New AI tools such as developer copilots have the potential to drive significant productivity gains and reshape how many of us do our jobs. As humans and technology continue to interact in new ways, CIOs are focused on optimizing the digital employee and customer experience while helping teams navigate a changing world of work. Indeed, 50% of MSDS attendees plan to apply AI and generative AI to impact employee experience and productivity, with 30% planning to use it to improve the customer experience.
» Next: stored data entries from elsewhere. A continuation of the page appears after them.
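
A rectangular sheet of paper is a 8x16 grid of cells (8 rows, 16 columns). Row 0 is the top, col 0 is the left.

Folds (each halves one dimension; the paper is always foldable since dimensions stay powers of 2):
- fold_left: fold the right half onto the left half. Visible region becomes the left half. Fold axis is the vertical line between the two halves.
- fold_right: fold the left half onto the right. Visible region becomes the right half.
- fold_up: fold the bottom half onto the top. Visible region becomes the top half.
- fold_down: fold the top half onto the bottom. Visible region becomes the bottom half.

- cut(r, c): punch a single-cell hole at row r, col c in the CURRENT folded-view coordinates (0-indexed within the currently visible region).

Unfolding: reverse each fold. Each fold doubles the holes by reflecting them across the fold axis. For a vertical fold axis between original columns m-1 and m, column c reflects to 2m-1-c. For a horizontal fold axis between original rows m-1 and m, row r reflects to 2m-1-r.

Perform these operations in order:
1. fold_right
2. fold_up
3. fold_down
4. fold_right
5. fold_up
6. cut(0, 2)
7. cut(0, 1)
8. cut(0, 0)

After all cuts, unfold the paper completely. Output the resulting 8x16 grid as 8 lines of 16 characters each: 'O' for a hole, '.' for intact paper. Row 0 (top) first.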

At TransUnion, CIO Munir Hafez and his team are taking a human-centered approach to the digital experience with a focus on ensuring tech equity and establishing policies that allow teams to safely experiment with new tools, among other initiatives. When investing in employee experience, “our goal was to create a consumer-grade experience that enables employees to be engaged and productive in an environment that is integrated, modern, frictionless, and connected anywhere,” Hafez said.
AI’s ability to deliver frictionless employee experiences and deliver real productivity gains far beyond IT is likely to be a big focus for 2024. Many panelists noted how access to accurate, AI-enabled real-time data can help field managers make decisions more quickly, and how technologies like digital twins can streamline design processes and speed time to market.
Navigating an uncertain economic environment and rapid technological advances are top of mind for CIOs in the year ahead. The convergence of these two factors continues to underscore the importance of bringing a strategic, value-based lens to AI development and adoption.
The hype around generative AI may come back down to earth in 2024 as companies begin to understand its complexities in the enterprise. “I think there is going to be…a little bit of a trough that we’ll hit with GenAI,” said Graphic Packaging International CIO Vish Narendra. “The commercialization of that is going to take a little longer in the enterprise than people think it’s going to.”
As technology becomes embedded across a broader range of products and services, the spotlight will be on CIOs to show the art of the possible, create future-ready workforces, and manage risk. Given their broad purview that spans horizontally across organizations, CIOs are well positioned to influence and shape enterprise strategy in the year ahead, setting their companies up for continued resilience and growth.